I would just like to add, a fan clutch should not cost over $100. I got one made in USA from a local auto place for a little over $50 (For a 1998 S-10 Blazer). Fan clutches are consumable, so if yours costs that much, do yourself a favor and switch to electric -- then think of all the extra space you'll have under the hood. If you're doing it yourself, make sure you wire in that it will come on with the A/C compressor regardless of engine temp.
The same is true for idler pulleys -- between 15-30 bucks for them and you get what you pay for. I put in a factory air idler pulley (el-cheapo) and it ticks exactly like a clock and probably won't last as long as a name brand one you'd get either from GM or from a place that rebuilds parts like napa.
Oh, and Wolfen, what's it like driving a crushed truck? LOL! You should put that on a bumper sticker! 
Have fun with your new vehicle and happy driving! Any questions you have, this is a great place to post them.

BTW:
Alright! We're really starting to get some S-10 people here.

Regards,

Thomas


----------



## 97'sonoma (Feb 15, 2010)

*Re: 06 chevy 4.2L v6 mpi engine noise*

these 4.2's are diff than your 4.3 they are inline 6 and i believe they turn opposite of other chevys. new engine new parts higher cost, supply and demand


----------



## tom99S104x4 (Aug 10, 2009)

*Re: 06 chevy 4.2L v6 mpi engine noise*

I just just checked out autozone for an idea how much the fan clutch would cost. i have about 5 or 6 auto parts stores in my immidiate area and the prices and warranty for the same parts can vary alot. I just changed cv.axl., bj. bush. whl hub ber *** , rotors and pads on front and back on my 99 S10 p/up and bought the parts from three stores because the prices and warranty varied so much. I went back on the site that sells the service manuals today and the manual set for the trailblazer was 300.00 yesterday today its on sale for 135.00 so i orderd it, glad i did not order it yesterday.if anyone is interested the web site is helminc.com. i bought the 3 book set for my 99 S10 and they are the the shop manuals the dealers use, very good info inside. i am not a mechanic but if i have the right info i can remove and replace anything. i am also learning how to use some electronic test equiptment. i can say since i bought the books i have saved big bucks on auto repair bill, and the best part is my wife cant say anything when i see a new toy O i mean tool and i want to buy it LOL. thanks thomas, i definatly will enjoy the new truck seeings that my 1 year old German sheppard has to ride in the back cargo are now insted of sitting in the pass. seat of my S10 and giving me wet willies.LOL. he will be pissed off for a while but now we can take him to more places with us instead of leaving him home all day in his crate. i will keep the electric fan in mind if i have problems with the pully again. have a good day all


----------



## wolfen1086 (Oct 4, 2007)

*Re: 06 chevy 4.2L v6 mpi engine noise*



tom99S104x4 said:


> well i whent back and drove it with the new pully in it and the noise/hum i herd before from inside the cab and outside was gone. i bought the trailblazer and drove it home. it drives nice and smooth and climbs the hills with no problems. when i bought my 99 S10 i ordered the factory service/ shop manuals for it and paid $75.00 for the three book set. i want to get the manuals for this one to, and found out there $300.00 now. its still worth it if you think about what they charge you to fix somthing these days. thanks for all the input guys.
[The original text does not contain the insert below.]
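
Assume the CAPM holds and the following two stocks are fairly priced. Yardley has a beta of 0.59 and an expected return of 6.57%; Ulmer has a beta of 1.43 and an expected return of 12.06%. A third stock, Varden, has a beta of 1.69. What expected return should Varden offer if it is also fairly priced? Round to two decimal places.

MRP (SML slope) = (12.06% − 6.57%) / (1.43 − 0.59) = 5.49% / 0.84 = 6.5357%
R_f (intercept) = 6.57% − 0.59 × 6.5357% = 2.7139%
E(R_Varden) = R_f + β × MRP = 2.7139% + 1.69 × 6.5357% = 13.76%

13.76%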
I would have thought of that if I'd ever seen one that hums when its bad, the ones I've seen in 30 years under hoods either squeal like a stuck pig, seize up and squeal like a pig, or snap the holding bolt from the bearing being so bad it wears out
A FSM is a good thing to have, and they are always the best bet for any one particular item on one certain model but I found out a long time ago that Haynes does a good job of making repair manuals that the normal person can use if they have a general idea of which end is up. Check into those too.


----------



## tom99S104x4 (Aug 10, 2009)

*Re: 06 chevy 4.2L v6 mpi engine noise*

your right wolfen the haynes books are very good to, infact i had the haynes book first and bought the fsm for more technical info. for my S10. sometimes i have to look at the haynes book because the fsm gets to technical for me to understand what there talking about, and the haynes lays it out in more laymans terms. and haynes has more pictures LOL. I will pick up a haynes for the trailblazer to. maybe the pully was just starting to go bad and humed before the squealing started. anyways have a good eve.


----------



## wolfen1086 (Oct 4, 2007)

*Re: 06 chevy 4.2L v6 mpi engine noise*

Another thing I love about haynes over some other manuals ( not FSM's) is that Haynes assumes that you already know how to open the hood


----------



## tom99S104x4 (Aug 10, 2009)

*Re: 06 chevy 4.2L v6 mpi engine noise*

ok guys i guess its time to close this one , and thanks for all the input. i see some more interesting threads out there.


----------